Çocuğun çarparak ya da düşerek canının yanmasına neden nesneyi ya da yeri döven her halde tek millet biziz sanırım. Ne kadar masum bir eylem fakat ne kadar uyum bozucu bir çıkarıma-canını yakanı döv- neden olabiliyor. Bu yüzden biz millet olarak duygularımızı kelimelerle ifade etmek yerine eylemlere dökerek ifade ediyoruz, yani biz duyguları dışa vuruyoruz ifade etmiyoruz.
Bireyin ruh sağlığı için en önemli risklerden biri de yaşadığı hissettiği fakat dışa vuramadığı duygulardır. Bu duyguların oluşturduğu baskı öyle bir noktaya gelir ki birey bunun farkında bile olmadan sonuçlarını yaşamaya başlar. Ağrılar oluşur, yetki kayıpları oluşur, hastalık hastası olur vb.

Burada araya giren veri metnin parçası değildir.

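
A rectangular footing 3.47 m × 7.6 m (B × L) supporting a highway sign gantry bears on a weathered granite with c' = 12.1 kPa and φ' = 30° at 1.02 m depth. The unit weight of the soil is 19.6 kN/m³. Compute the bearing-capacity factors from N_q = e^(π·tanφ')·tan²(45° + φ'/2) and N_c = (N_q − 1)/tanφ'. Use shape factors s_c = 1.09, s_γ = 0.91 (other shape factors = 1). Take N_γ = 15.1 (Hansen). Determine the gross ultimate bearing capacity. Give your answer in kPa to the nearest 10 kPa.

q_ult ≈ 1230 kPa

tan30° = 0.5774, so N_q = e^(π×0.5774)·tan²(60°) = 6.134 × 3.0 = 18.4.
N_c = (18.4 − 1)/tan30° = 30.14.
Effective surcharge at the founding depth q = γ·D_f = 19.6 × 1.02 = 19.992 kPa.
q_ult = c·N_c·s_c + q·N_q + 0.5·γ·B·N_γ·s_γ
     = 12.1 × 30.14 × 1.09 + 19.992 × 18.401 + 0.5 × 19.6 × 3.47 × 15.1 × 0.91
     = 397.51 + 367.88 + 467.28 = 1232.7 kPa.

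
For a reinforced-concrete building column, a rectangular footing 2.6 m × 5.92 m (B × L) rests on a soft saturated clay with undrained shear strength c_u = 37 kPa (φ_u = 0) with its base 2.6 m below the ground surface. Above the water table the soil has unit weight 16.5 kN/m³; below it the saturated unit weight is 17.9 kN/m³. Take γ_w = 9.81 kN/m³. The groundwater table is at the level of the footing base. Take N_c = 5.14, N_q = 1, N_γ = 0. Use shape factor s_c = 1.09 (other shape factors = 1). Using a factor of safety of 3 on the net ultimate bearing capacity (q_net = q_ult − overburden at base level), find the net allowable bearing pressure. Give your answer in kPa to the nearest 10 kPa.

q_all(net) ≈ 70 kPa

Effective surcharge at the founding depth q = γ·D_f = 16.5 × 2.6 = 42.9 kPa.
q_ult = c·N_c·s_c + q·N_q
     = 37 × 5.14 × 1.09 + 42.9 × 1
     = 207.3 + 42.9 = 250.2 kPa.
q_net = 250.2 − 42.9 = 207.3 kPa.
q_all(net) = 207.3 / 3 = 69.099 kPa.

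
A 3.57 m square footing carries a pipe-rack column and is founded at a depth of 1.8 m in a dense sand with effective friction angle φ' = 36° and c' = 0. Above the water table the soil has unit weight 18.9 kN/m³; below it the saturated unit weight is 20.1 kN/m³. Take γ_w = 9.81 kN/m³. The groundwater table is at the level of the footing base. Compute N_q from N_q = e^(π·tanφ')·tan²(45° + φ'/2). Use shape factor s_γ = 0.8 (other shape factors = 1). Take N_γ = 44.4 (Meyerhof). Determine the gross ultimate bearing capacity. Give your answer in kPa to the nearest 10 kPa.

tan36° = 0.7265, so N_q = e^(π×0.7265)·tan²(63°) = 9.801 × 3.852 = 37.75.
Overburden at base level: q = 18.9 × 1.8 = 34.02 kPa.
Below the base the soil is submerged, so the ½γBN_γ term uses γ' = 20.1 − 9.81 = 10.29 kN/m³.
Surcharge term q·N_q = 34.02 × 37.752 = 1284.3 kPa; self-weight term 0.5·γ·B·N_γ·s_γ = 0.5 × 10.29 × 3.57 × 44.4 × 0.8 = 652.42 kPa.
q_ult = 1284.3 + 652.42 = 1936.8 kPa.

q_ult ≈ 1940 kPa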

Duyguları korkmadan ve nasıl ifade edeceğimizi öğrenmek bir süreçtir. Bu süreç çocuk dünyaya geldiği anda başlar. Çocuğa korktun mu?, üzüldün mü?, kırıldın mı? vb. sorular sorma yerine neler düşünüyorsun ve ne hissediyorsun diye sormak ve hissettiği duygudan korkmaması ve özellikle de utanmaması gerektiğini öğrenmesine yardım etmek gerekir. Duygusundan korkan ya da duygusundan utanan kişi aslında hem kendinden korkuyor hem de kendinden utanıyor denilebilir. Böyle olunca çocuk duygu ile yaşamayı değil “duyguda” yaşamayı öğreniyor ve bir anlamda psikolojik olarak felç oluyor. Yoğun ya da sakin bir caddeden karşıdan karşıya geçmek isteyen bir çocuğun dikkate, dikkatinde korkuya ihtiyacı vardır. Korku ile çocuk dikkatli bir şekilde güvenle karşıya geçebilir. Korkuda olan çocuk ise bulunduğu yerin verdiği güvenlik hissine mahkûm “felç” olur.

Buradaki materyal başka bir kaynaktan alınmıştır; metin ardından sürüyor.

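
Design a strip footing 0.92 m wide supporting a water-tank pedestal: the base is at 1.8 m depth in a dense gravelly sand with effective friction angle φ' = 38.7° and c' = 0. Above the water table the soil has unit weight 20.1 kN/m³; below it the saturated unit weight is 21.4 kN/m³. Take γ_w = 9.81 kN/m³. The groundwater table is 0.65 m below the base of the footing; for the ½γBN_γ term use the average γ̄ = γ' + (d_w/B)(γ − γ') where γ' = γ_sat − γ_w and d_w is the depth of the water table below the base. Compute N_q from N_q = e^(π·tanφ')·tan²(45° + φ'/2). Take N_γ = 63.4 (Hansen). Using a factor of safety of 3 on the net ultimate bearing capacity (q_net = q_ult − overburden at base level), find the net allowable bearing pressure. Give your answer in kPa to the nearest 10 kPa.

N_q = e^(π·tan38.7°)·tan²(64.35°) = 53.73.
Effective surcharge at the founding depth q = γ·D_f = 20.1 × 1.8 = 36.18 kPa.
With d_w = 0.65 m < B, γ̄ = 11.59 + (0.65/0.92) × (20.1 − 11.59) = 17.602 kN/m³.
q_ult = q·N_q + 0.5·γ·B·N_γ
     = 36.18 × 53.733 + 0.5 × 17.602 × 0.92 × 63.4
     = 1944.1 + 513.36 = 2457.4 kPa.
q_net = 2457.4 − 36.18 = 2421.2 kPa.
q_all(net) = 2421.2 / 3 = 807.08 kPa.

q_all(net) ≈ 810 kPa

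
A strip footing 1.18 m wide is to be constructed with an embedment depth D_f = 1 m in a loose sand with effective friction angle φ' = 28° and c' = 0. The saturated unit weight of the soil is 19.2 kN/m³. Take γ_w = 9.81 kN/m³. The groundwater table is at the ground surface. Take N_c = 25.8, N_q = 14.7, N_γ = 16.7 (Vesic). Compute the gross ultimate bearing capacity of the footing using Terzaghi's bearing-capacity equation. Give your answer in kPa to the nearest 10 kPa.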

Sonuç olarak, insanın en rahat ve güvende hissettiği an anlaşıldığı andır. İnsanı anlamanın yolu duygulardan geçer. Bir olay karşısında ne hissettiğimi tahmin edemeyen birinin bana söyleyecek bir sözü yoktur olsa bile bana faydası yoktur.

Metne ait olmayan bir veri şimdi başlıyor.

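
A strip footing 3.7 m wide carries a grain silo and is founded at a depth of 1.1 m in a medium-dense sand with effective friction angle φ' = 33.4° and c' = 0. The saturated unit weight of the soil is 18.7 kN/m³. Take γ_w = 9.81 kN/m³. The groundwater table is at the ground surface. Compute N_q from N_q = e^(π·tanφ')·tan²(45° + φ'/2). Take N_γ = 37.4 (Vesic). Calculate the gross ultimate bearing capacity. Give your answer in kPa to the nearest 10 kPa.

q_ult ≈ 880 kPa

tan33.4° = 0.6594, so N_q = e^(π×0.6594)·tan²(61.7°) = 7.937 × 3.449 = 27.38.
γ' = 18.7 − 9.81 = 8.89 kN/m³ (submerged throughout). q = 8.89 × 1.1 = 9.779 kPa; the same γ' applies in the ½γBN_γ term.
q·N_q = 9.779 × 27.375 = 267.7 kPa
0.5·γ·B·N_γ = 0.5 × 8.89 × 3.7 × 37.4 = 615.1 kPa
q_ult = 267.7 + 615.1 = 882.8 kPa.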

İletişim, insanoğlunun ihtiyaç duyduğu en temel unsur. Anlamaya ve anlaşılmaya ihtiyaç duyan belki de tek varlık insanoğludur. İletişimin bu amaca hizmet etmesi için ya da iletişimin bu görevini yerine getirebilmesi için başvuracağımız kaynak duygularımızdır. Ancak bu yolla insan diğer insanın kalbine dokunabilir. Ancak bir anne çocuğunun, öğretmen öğrencisinin, doktor hastasının işveren işçisinin kalbine dokunabilir. Tabi ki dokunmak isterse…..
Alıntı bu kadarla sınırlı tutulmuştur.